Feb
23
2024

A Prototypical Early-50s Pittsburgh Pirate

There’s no getting around it: Despite having a team that looked like it could be competitive on paper, the Pittsburgh Pirates of the early 1950s were terrible. This is, after all, the club that in 1953 told reigning NL home run champ Ralph Kiner they “could finish last without you” as they sent him packing to Chicago.

Losing teams are typically thought of as low-scoring organizations. The Pirates of this era were not high scorers, but aside from a particularly abysmal 1952 they didn’t stray far from the National League average in run production. What sank the team to the bottom of National League standings year after year was the fact that they led the league in runs allowed every season from 1950-1955. Scoring marginally lower than average runs coupled with well above average runs allowed is a disaster.

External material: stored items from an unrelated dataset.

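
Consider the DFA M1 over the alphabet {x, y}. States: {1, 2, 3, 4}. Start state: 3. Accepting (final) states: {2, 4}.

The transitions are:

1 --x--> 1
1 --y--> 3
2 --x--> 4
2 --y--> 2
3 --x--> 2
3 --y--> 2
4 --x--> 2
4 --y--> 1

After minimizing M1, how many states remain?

Every state is reachable, so we keep all 4.
Initial partition by acceptance: {2,4} | {1,3}.
Split {2,4} by δ(·,y) → {2} and {4}.
Refine {1,3} on symbol x: members go to different blocks, giving {1} and {3}.
Stable partition: {2} | {1} | {4} | {3} — 4 equivalence classes.

4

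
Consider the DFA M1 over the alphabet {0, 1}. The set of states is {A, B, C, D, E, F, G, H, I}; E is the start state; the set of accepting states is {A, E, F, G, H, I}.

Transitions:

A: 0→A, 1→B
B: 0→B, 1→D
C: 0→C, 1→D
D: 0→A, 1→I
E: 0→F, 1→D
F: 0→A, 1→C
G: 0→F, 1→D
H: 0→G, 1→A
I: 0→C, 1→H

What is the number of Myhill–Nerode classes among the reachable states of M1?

Initial partition by acceptance: {A,E,F,G,H,I} | {B,C,D}.
Split {A,E,F,G,H,I} by δ(·,0) → {A,E,F,G,H} and {I}.
Split {A,E,F,G,H} by δ(·,1) → {A,E,F,G} and {H}.
Refine {B,C,D} on symbol 0: members go to different blocks, giving {B,C} and {D}.
Split {A,E,F,G} by δ(·,1) → {A,F} and {E,G}.
Stable partition: {A,F} | {B,C} | {I} | {H} | {D} | {E,G} — 6 equivalence classes.

6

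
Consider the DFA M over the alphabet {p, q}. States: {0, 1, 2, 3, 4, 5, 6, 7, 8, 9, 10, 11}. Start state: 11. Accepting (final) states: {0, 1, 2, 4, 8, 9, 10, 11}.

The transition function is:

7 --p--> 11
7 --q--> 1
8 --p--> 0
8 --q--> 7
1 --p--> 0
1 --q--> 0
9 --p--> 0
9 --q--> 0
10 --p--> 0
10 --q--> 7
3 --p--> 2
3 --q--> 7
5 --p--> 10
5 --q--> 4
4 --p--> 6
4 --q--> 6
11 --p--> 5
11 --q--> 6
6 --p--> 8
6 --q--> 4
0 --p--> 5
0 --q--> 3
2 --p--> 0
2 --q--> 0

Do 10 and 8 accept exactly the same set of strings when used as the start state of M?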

There are several reasons for this state of affairs. The Pirates, now under the watch of Branch Rickey, were a financial dumpster fire. Payroll was kept low with any player showing the possibility of earning a higher salary elsewhere quickly traded or sold for cash (e.g. Cliff Chambers). The team began to assemble single-tool players and made sure to avoid guys whose only skills were on defense.

Bill Howerton fit this mold perfectly. He couldn’t run or field but was an absolute bargain bin steal at the bat for Pittsburgh. Howerton amassed a lifetime slash line of .274/.364/.472 with almost 20 HRs per 162 games. His weighted on-base average stood at .380, the highest by almost 30 points in MLB history for someone with a matching level of wins above replacement (2.7 games). Both Fangraphs (118 wRC+)and Baseball Reference (OPS+ 119) have him as about 20% better than the average big leaguer when at the plate.

This wasn’t just the fluke result of a brief 247-game MLB career. Howerton logged 11 seasons in the minor leagues, including three at the AAA level. While with top-level farm clubs, he generated a .901 lifetime OPS. This is the same as the MLB career OPS marks of Miguel Cabrera and Mookie Betts. While this doesn’t mean much in the transistion from AAA to MLB, Howertown was clearly one of the game’s best hitting “barely generated any WAR” guys out there. Sort of like the rest of his team.

Howerton’s 1952 Topps Card

The Bill Howerton baseball card joining my 1952 set building project starts off the player biography on the back by mentioning that his nickname is “Hopalong” Howerton. That datapoint is immediately followed by the news that he seriously injured his ankle as a child in a horseriding accident. Topps mentioned both items but did not complete the picture by tying together the fact that it was this injury that produced a pronounced favoring of one leg and subsequently led his teammates to give him a nickname inspired by his gait.

Howertown looks perturbed in the photo. Perhaps he has just learned he was being released by the Pirates, who cut him in the 1952 season’s first round of condensed rosters. Or, considering his resemblance to The Sandlot‘s Ham Porter, perhaps an erstwhile kid has just confused The Great Bambino with Bambi, prompting an exasperated Howertown to ask, “That wimpy deer?”